SUMUT,eWARTA.co -- Warga Desa Bawomataluo Kabupaten Nias Selatan, Provinsi Sumatera Utara minta Thomas Dachi, SH agar memperjuangkan Desa Bawomataluo menjadi Desa Pariwisata.
Hal itu disampaikan Kepala Desa Bawomataluo Teruna Wau dalam rangka reses anggota DPRD Sumut Daerah Pemilihan (dapil) VIII Kepulauan Nias, Thomas Dachi, SH di Desa Bawomataluo, Kabupaten Nias Selatan, Sumatera Utara, Rabu (24/02/2021) pukul 18.00 WIB
"Dari 6 orang anggota dewan asal Nias periode 2019-2024, ini pertamakali pak Thomas Dachi menyelengarakan acara reses di Desa Bawomataluo. Maka dengan kesempatan ini juga, kami dari Desa Bawomataluo minta anggota Dewan pak Thomas Dachi agar memperjuangkan Desa ini menjadi Desa Pariwisata," ungkap Kades Teruna Wau, dalam sambutannya.
Menurut Kepala Desa (Kades) Bawomataluo Teruna Wau, hanya ada beberapa poin yang harus diperhatikan oleh pemerintah yakni Pariwisata dan perhatian khusus cagar budaya di Desa Bawomataluo.
"Pada kesempatan besar ini, di acara reses juga kami hanya minta diperhatikan masalah peningkatan pariwisata dan cagar budaya. Karena di Desa Bawomataluo atau di Nias Selatan ini merupakan Kampungnya pariwisata yang sering didatangi orang-orang baik dari dalam negeri maupun dari luar negeri," tuturnya.
Senada disampaikan Solago Maenamolo mewakili tokoh adat Desa Bawomataluo mengatakan harapan terbesar yang sangat dinantikan adalah pariwisata. Ia pun berpesan agar Desa Bawomataluo dapat dipelihara oleh pemerintah.
"Melalui pak Thomas Dachi, kami titip pesan agar Desa ini dapat dipelihara. Karena saya pikir hanya pak Thomas yang mampu dan akan selalu memberi perhatian khusus dalam meningkatkan pariwisata dan cagar budaya yang ada di Desa Bawomataluo Kabupaten Nias Selatan," ujar Solago, menitip pesan ke Thomas Dachi
Sedangkan warga lainnya, menyampaikan agar pembangunan gereja-gereja dapat diperhatikan. Dengan menyalurkan dana atau bantuan sosial (bansos). Karena, bantuan dana khusus gereja juga sangat minim diperhatikan oleh pemerintah.

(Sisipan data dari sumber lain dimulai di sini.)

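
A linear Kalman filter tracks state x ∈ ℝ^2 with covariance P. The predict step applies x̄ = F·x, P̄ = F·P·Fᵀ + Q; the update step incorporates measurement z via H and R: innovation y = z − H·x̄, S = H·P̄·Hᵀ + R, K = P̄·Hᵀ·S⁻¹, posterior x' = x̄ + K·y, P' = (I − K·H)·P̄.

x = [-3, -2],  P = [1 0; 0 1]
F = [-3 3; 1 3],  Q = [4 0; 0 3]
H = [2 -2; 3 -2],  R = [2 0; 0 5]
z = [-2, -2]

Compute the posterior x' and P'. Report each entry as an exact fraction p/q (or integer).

x' = [-29/11, -25/11]
P' = [3610/913 4030/913; 4030/913 4815/913]

x̄ = F·x = [3, -9]
P̄ = F·P·Fᵀ + Q = [22 6; 6 13]
y = z − H·x̄ = [-26, -29]
S = H·P̄·Hᵀ + R = [94 124; 124 183]
K = P̄·Hᵀ·S⁻¹ = [-420/913 554/913; -785/913 492/913]
x' = x̄ + K·y = [-29/11, -25/11]
P' = (I − K·H)·P̄ = [3610/913 4030/913; 4030/913 4815/913]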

"Acara reses pernah juga dulu di Desa ini, ada dulu yang menjanjikan adanya bansos khusus gereja. Namun, sampai dewan itu mengakhiri jabatannya, bansos untuk gereja yang ia janjikan itu pun tak kunjung datang. Jadi, kami berharap kepada anggota Dewan Thomas Dachi jangan seperti anggota dewan sebelumnya itu. Bansos untuk gereja ini kami berharap pak Thomas dapat merealisasikannya," imbuh Foromahuho Nehe, warga Desa Bawomataluo itu.
Sementara itu, Anggota DPRD Sumut Thomas Dachi, SH sebelumnya menjelaskan bahwasannya kegiatan reses yang saat ini dilaksanakan merupakan bagian yang sangat penting guna menampung aspirasi masyarakat.
"Sengaja saya ambil reses di sini, karena sebelum saya terpilih jadi anggota Dewan pun saya sudah memikirkan untuk pembangunan dan peningkatan pariwisata di Desa Bawomataluo ini," terangnya.
Bahkan tak hanya itu, kata Thomas Dachi, perhatian khusus untuk cagar budaya pun sedang diperjuangkan. Kemudian, perhatian khusus untuk gereja-gereja dan peningkatan perekonomian juga diperjuangkan di DPRD Sumut bersama Dinas-dinas Provinsi.
"Semua akan kita perjuangkan. Bansos gereja, ekonomi masyarakat hingga cagar budaya juga," katanya.
Untuk itu, Ia berharap agar masyarakat yang menyampaikan aspirasi terus mendorong dan memberi dukungannya supaya apa yang saat ini diperjuangkannya akan terwujudkan.
"Semua aspirasinya saya tampung. Saya berharap doa dan dukungan terus dari masyarakat. Karena, doa dan dukungan dari mereka juga salah satu semangat besar saya dalam memperjuangkan aspirasi-aspirasi ini." tandas Thomas Dachi, mengakhiri.
Pantauan wartawan di Lokasi, acara reses ini dengan mematuhi protokol kesehatan (prokes) memakai masker, mencuci tangan dan menjaga jarak. Sehingga, acara ini pun berjalan dengan lancar dan aman.